Capita anche nelle “migliori” famiglie

175012175uniqueposters_3 Giornata no, e forse qualcuno lo ha già capito ampiamente, mi spiace davvero tanto, ma oggi è il compleanno del mio babbo e purtroppo non sono riuscita a festeggiarlo come avrei voluto; faccio già così poco per lui. E i rapporti sono così delicati tra di noi: nessuna frase esplicita,un equilibrio precario dove l'affetto lo si dimostra solo così, con piccole cose...E poi ci sono tanti altri problemi che coinvolgono la mia strana famiglia, strana ma neanche poi tanto diversa da altre...



Mi sento in colpa per un festeggiamento mancato, per un regalo non dato, per un pollo con le patate portato a domicilio, preparato proprio per cenare assieme, che non ho ancora avuto neppure il coraggio di mangiare...Mi si chiude lo stomaco quando le giornate vanno così. Non era la Montagna che doveva andare da maometto questa volta.



E vado fuori fase quando ci sono cose che mi preoccupano e non posso fare nulla per rimediare, non posso alleviare o alleggerire certi pesi che coinvolgono le persone che amo di più. Mi limito a non dare problemi, ma so che non è sufficiente. Non è abbastanza.  E poi è nausea, spossatezza...
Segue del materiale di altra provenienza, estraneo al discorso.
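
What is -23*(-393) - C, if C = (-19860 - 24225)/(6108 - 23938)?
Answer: 32224257/3566 ≈ 9036.5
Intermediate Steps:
C = 8817/3566 (C = -44085/(-17830) = -44085*(-1/17830) = 8817/3566 ≈ 2.4725)
-23*(-393) - C = -23*(-393) - 1*8817/3566 = 9039 - 8817/3566 = 32224257/3566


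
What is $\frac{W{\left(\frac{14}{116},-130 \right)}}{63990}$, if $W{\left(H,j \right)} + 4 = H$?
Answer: $- \frac{5}{82476} \approx -6.0624 \cdot 10^{-5}$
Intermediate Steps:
$W{\left(H,j \right)} = -4 + H$
$\frac{W{\left(\frac{14}{116},-130 \right)}}{63990} = \frac{-4 + \frac{14}{116}}{63990} = \left(-4 + 14 \cdot \frac{1}{116}\right) \frac{1}{63990} = \left(-4 + \frac{7}{58}\right) \frac{1}{63990} = \left(- \frac{225}{58}\right) \frac{1}{63990} = - \frac{5}{82476}$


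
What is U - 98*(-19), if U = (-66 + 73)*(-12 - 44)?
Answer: 1470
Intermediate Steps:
U = -392 (U = 7*(-56) = -392)
U - 98*(-19) = -392 - 98*(-19) = -392 + 1862 = 1470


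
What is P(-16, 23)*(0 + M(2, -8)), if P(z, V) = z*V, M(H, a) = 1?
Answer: -368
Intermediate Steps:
P(z, V) = V*z
P(-16, 23)*(0 + M(2, -8)) = (23*(-16))*(0 + 1) = -368*1 = -368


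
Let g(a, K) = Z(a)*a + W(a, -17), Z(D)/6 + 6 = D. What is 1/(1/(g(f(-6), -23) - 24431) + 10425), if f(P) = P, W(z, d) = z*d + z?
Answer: 23903/249188774 ≈ 9.5923e-5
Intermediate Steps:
W(z, d) = z + d*z (W(z, d) = d*z + z = z + d*z)
Z(D) = -36 + 6*D
g(a, K) = -16*a + a*(-36 + 6*a) (g(a, K) = (-36 + 6*a)*a + a*(1 - 17) = a*(-36 + 6*a) + a*(-16) = a*(-36 + 6*a) - 16*a = -16*a + a*(-36 + 6*a))
1/(1/(g(f(-6), -23) - 24431) + 10425) = 1/(1/(2*(-6)*(-26 + 3*(-6)) - 24431) + 10425) = 1/(1/(2*(-6)*(-26 - 18) - 24431) + 10425) = 1/(1/(2*(-6)*(-44) - 24431) + 10425) = 1/(1/(528 - 24431) + 10425) = 1/(1/(-23903) + 10425) = 1/(-1/23903 + 10425) = 1/(249188774/23903) = 23903/249188774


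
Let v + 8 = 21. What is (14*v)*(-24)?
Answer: -4368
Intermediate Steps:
v = 13 (v = -8 + 21 = 13)
(14*v)*(-24) = (14*13)*(-24) = 182*(-24) = -4368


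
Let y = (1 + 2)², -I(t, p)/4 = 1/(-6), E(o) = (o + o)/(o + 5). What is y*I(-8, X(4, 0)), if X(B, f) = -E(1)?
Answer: 6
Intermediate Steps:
E(o) = 2*o/(5 + o) (E(o) = (2*o)/(5 + o) = 2*o/(5 + o))
X(B, f) = -⅓ (X(B, f) = -2/(5 + 1) = -2/6 = -1*⅓ = -⅓)
I(t, p) = ⅔ (I(t, p) = -4/(-6) = -4*(-⅙) = ⅔)
y = 9 (y = 3² = 9)
y*I(-8, X(4, 0)) = 9*(⅔) = 6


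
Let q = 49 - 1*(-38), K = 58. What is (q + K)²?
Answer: 21025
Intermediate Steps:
q = 87 (q = 49 + 38 = 87)
(q + K)² = (87 + 58)² = 145² = 21025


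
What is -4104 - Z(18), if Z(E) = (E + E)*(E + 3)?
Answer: -4860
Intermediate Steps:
Z(E) = 2*E*(3 + E) (Z(E) = (2*E)*(3 + E) = 2*E*(3 + E))
-4104 - Z(18) = -4104 - 2*18*(3 + 18) = -4104 - 2*18*21 = -4104 - 1*756 = -4104 - 756 = -4860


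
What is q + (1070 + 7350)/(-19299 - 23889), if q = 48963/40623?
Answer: 147714032/146202177 ≈ 1.0103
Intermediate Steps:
q = 16321/13541 (q = 48963*(1/40623) = 16321/13541 ≈ 1.2053)
q + (1070 + 7350)/(-19299 - 23889) = 16321/13541 + (1070 + 7350)/(-19299 - 23889) = 16321/13541 + 8420/(-43188) = 16321/13541 + 8420*(-1/43188) = 16321/13541 - 2105/10797 = 147714032/146202177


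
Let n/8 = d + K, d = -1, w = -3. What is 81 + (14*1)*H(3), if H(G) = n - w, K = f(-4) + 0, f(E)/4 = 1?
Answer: 459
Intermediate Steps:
f(E) = 4 (f(E) = 4*1 = 4)
K = 4 (K = 4 + 0 = 4)
n = 24 (n = 8*(-1 + 4) = 8*3 = 24)
H(G) = 27 (H(G) = 24 - 1*(-3) = 24 + 3 = 27)
81 + (14*1)*H(3) = 81 + (14*1)*27 = 81 + 14*27 = 81 + 378 = 459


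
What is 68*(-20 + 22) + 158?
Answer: 294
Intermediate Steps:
68*(-20 + 22) + 158 = 68*2 + 158 = 136 + 158 = 294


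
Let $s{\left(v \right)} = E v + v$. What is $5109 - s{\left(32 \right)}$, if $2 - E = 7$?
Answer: $5237$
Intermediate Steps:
$E = -5$ ($E = 2 - 7 = -5$)
$s{\left(v \right)} = - 4 v$ ($s{\left(v \right)} = - 5 v + v = - 4 v$)
$5109 - s{\left(32 \right)} = 5109 - \left(-4\right) 32 = 5109 - -128 = 5109 + 128 = 5237$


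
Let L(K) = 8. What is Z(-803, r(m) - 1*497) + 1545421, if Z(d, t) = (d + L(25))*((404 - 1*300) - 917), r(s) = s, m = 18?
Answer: 2191756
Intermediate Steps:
Z(d, t) = -6504 - 813*d (Z(d, t) = (d + 8)*((404 - 1*300) - 917) = (8 + d)*((404 - 300) - 917) = (8 + d)*(104 - 917) = (8 + d)*(-813) = -6504 - 813*d)
Z(-803, r(m) - 1*497) + 1545421 = (-6504 - 813*(-803)) + 1545421 = (-6504 + 652839) + 1545421 = 646335 + 1545421 = 2191756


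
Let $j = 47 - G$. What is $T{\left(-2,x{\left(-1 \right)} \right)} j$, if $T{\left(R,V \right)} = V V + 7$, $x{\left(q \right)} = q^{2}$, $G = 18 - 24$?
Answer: $424$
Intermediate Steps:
$G = -6$ ($G = 18 - 24 = -6$)
$j = 53$ ($j = 47 - -6 = 47 + 6 = 53$)
$T{\left(R,V \right)} = 7 + V^{2}$ ($T{\left(R,V \right)} = V^{2} + 7 = 7 + V^{2}$)
$T{\left(-2,x{\left(-1 \right)} \right)} j = \left(7 + \left(\left(-1\right)^{2}\right)^{2}\right) 53 = \left(7 + 1^{2}\right) 53 = \left(7 + 1\right) 53 = 8 \cdot 53 = 424$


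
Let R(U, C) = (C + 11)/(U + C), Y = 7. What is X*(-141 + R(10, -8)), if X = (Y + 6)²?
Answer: -47151/2 ≈ -23576.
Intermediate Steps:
R(U, C) = (11 + C)/(C + U)
X = 169 (X = (7 + 6)² = 13² = 169)
X*(-141 + R(10, -8)) = 169*(-141 + (11 - 8)/(-8 + 10)) = 169*(-141 + 3/2) = 169*(-279/2) = -47151/2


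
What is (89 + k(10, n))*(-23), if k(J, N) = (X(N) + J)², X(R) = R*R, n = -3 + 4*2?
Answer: -30222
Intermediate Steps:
n = 5 (n = -3 + 8 = 5)
X(R) = R²
k(J, N) = (J + N²)² (k(J, N) = (N² + J)² = (J + N²)²)
(89 + k(10, n))*(-23) = (89 + (10 + 5²)²)*(-23) = (89 + (10 + 25)²)*(-23) = (89 + 35²)*(-23) = (89 + 1225)*(-23) = 1314*(-23) = -30222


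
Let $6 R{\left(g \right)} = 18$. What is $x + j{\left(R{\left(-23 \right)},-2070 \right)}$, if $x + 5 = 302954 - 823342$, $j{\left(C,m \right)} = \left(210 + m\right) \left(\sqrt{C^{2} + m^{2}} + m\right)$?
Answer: $3329807 - 5580 \sqrt{476101} \approx -5.204 \cdot 10^{5}$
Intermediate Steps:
$R{\left(g \right)} = 3$ ($R{\left(g \right)} = \frac{1}{6} \cdot 18 = 3$)
$j{\left(C,m \right)} = \left(210 + m\right) \left(m + \sqrt{C^{2} + m^{2}}\right)$
$x = -520393$ ($x = -5 + \left(302954 - 823342\right) = -5 - 520388 = -520393$)
$x + j{\left(R{\left(-23 \right)},-2070 \right)} = -520393 + \left(\left(-2070\right)^{2} + 210 \left(-2070\right) + 210 \sqrt{3^{2} + \left(-2070\right)^{2}} - 2070 \sqrt{3^{2} + \left(-2070\right)^{2}}\right) = -520393 + \left(4284900 - 434700 + 210 \sqrt{9 + 4284900} - 2070 \sqrt{9 + 4284900}\right) = -520393 + \left(4284900 - 434700 + 210 \sqrt{4284909} - 2070 \sqrt{4284909}\right) = -520393 + \left(4284900 - 434700 + 210 \cdot 3 \sqrt{476101} - 2070 \cdot 3 \sqrt{476101}\right) = -520393 + \left(4284900 - 434700 + 630 \sqrt{476101} - 6210 \sqrt{476101}\right) = -520393 + \left(3850200 - 5580 \sqrt{476101}\right) = 3329807 - 5580 \sqrt{476101}$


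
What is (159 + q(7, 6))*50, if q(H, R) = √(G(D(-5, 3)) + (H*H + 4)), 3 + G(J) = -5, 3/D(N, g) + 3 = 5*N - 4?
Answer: 7950 + 150*√5 ≈ 8285.4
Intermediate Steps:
D(N, g) = 3/(-7 + 5*N) (D(N, g) = 3/(-3 + (5*N - 4)) = 3/(-3 + (-4 + 5*N)) = 3/(-7 + 5*N))
G(J) = -8 (G(J) = -3 - 5 = -8)
q(H, R) = √(-4 + H²) (q(H, R) = √(-8 + (H*H + 4)) = √(-8 + (H² + 4)) = √(-8 + (4 + H²)) = √(-4 + H²))
(159 + q(7, 6))*50 = (159 + √(-4 + 7²))*50 = (159 + √(-4 + 49))*50 = (159 + √45)*50 = (159 + 3*√5)*50 = 7950 + 150*√5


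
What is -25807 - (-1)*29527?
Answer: 3720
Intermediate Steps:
-25807 - (-1)*29527 = -25807 - 1*(-29527) = -25807 + 29527 = 3720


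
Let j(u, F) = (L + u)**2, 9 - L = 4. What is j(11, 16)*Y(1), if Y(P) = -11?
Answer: -2816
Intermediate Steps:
L = 5 (L = 9 - 1*4 = 9 - 4 = 5)
j(u, F) = (5 + u)**2
j(11, 16)*Y(1) = (5 + 11)**2*(-11) = 16**2*(-11) = 256*(-11) = -2816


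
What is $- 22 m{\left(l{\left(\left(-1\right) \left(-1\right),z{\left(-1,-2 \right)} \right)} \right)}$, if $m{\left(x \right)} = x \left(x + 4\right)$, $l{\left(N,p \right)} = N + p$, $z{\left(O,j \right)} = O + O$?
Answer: $66$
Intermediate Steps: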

Le discussioni inutili che monto impiedi solo perchè in giorni così io mi sento suscettibile anche sulle banalità, sulle cose dette per gioco, un gioco che conosco bene, ma che in giorni così mi punge e divento pedante. Come quando ho la febbre, la maglia la indosso sempre, ma quando non sto bene mi brucia la schiena a contatto con la stoffa... Allora spero nella comprensione di chi si becca le mie menate, i miei giorni no...mi spiace davvero.